O Ministro recordou que Moçambique tem enfrentado, nos últimos anos, uma combinação particularmente complexa de choques, incluindo ciclones, secas, cheias, crises económicas e a insurgência em Cabo Delgado, situações que frequentemente ocorrem em simultâneo e afectam as mesmas populações.

Neste contexto, defendeu que a análise dos riscos deve deixar de ser sectorial e passar a ser integrada, reconhecendo que factores climáticos, económicos, sociais e de segurança estão cada vez mais interligados.

“As mesmas comunidades afectadas por secas, cheias ou ciclones são frequentemente aquelas que enfrentam pobreza, fome, deslocamento populacional e fragilidade”, observou o governante durante o debate.

Confiança E Presença Do Estado Como Activos Estratégicos

Outro aspecto destacado por Salim Valá foi a necessidade de fortalecer a relação entre o Estado e as comunidades.

Na sua perspectiva, sistemas de alerta precoce, mecanismos de prevenção e programas de desenvolvimento apenas produzem resultados duradouros quando existe confiança entre cidadãos e instituições públicas.

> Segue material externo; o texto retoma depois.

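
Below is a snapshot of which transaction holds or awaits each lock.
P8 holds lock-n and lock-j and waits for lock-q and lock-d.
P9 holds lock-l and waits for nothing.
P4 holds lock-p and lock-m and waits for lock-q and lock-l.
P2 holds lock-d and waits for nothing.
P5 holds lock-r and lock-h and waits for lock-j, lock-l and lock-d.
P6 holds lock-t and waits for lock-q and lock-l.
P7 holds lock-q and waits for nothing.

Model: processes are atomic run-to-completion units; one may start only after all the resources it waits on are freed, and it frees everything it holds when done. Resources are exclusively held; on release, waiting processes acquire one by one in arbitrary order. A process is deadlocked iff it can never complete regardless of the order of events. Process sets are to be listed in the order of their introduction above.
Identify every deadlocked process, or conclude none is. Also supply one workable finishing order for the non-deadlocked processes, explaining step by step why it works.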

A experiência de Cabo Delgado demonstra, segundo o Ministro, que a coesão social e a legitimidade institucional são activos tão importantes quanto os investimentos em infra-estruturas, tecnologia ou recolha de dados.

Esta visão converge com uma tendência crescente nos organismos multilaterais de desenvolvimento, que passaram a reconhecer que a prevenção de conflitos exige intervenções simultâneas nas áreas económica, social e institucional.

Mais Recursos Para A Prevenção

Um dos pontos centrais da intervenção incidiu sobre a necessidade de rever os mecanismos de financiamento internacional.

Salim Valá observou que, em muitos casos, os governos conseguem identificar atempadamente os sinais de deterioração da situação económica ou social, mas os recursos financeiros tendem a chegar apenas quando a crise já se encontra instalada.

Por essa razão, defendeu instrumentos mais flexíveis que permitam investir na prevenção, na criação de oportunidades económicas, no emprego e na resiliência das comunidades antes da materialização dos riscos.

A posição ganha particular relevância num contexto em que instituições como o Banco Mundial, o Fundo Monetário Internacional e vários bancos multilaterais de desenvolvimento procuram reforçar as suas abordagens preventivas em países afectados por fragilidade, conflito e violência.

Parcerias Mais Alinhadas Com As Prioridades Nacionais

O Ministro também lançou um apelo aos parceiros internacionais para que abandonem abordagens excessivamente fragmentadas e assentes em ciclos curtos de projectos.

Na sua intervenção, argumentou que a fragilidade não pode ser tratada como um sector isolado, uma vez que afecta simultaneamente a segurança, os meios de subsistência, a governação, as infra-estruturas e as oportunidades económicas.

Defendeu igualmente uma maior valorização da apropriação nacional dos processos de desenvolvimento, sustentando que soluções duradouras devem ser construídas em conjunto com as instituições nacionais, governos locais, sector privado, mulheres, jovens e lideranças comunitárias.

“Soluções sustentáveis não podem ser importadas”, afirmou, acrescentando que os resultados mais sólidos surgem quando as respostas são concebidas e implementadas com base nas realidades locais.

Uma Mensagem Com Alcance Global

A participação de Moçambique no Fragility Forum 2026 ocorre num momento em que os organismos internacionais alertam para o aumento global dos factores de fragilidade e conflito.

Segundo o Banco Mundial, mais de metade da população mundial que vive em pobreza extrema encontra-se actualmente em países afectados por fragilidade, conflito ou violência, reforçando a necessidade de novas abordagens que privilegiem a prevenção e a resiliência.

Foi precisamente essa a principal mensagem transmitida por Salim Valá em Washington: proteger os ganhos do desenvolvimento exige capacidade para antecipar riscos, actuar precocemente e construir instituições capazes de responder aos desafios antes que estes se transformem em crises de larga escala.

Para Moçambique, a resiliência deixou de ser apenas uma questão de resposta às emergências. Passou a ser uma estratégia central de desenvolvimento.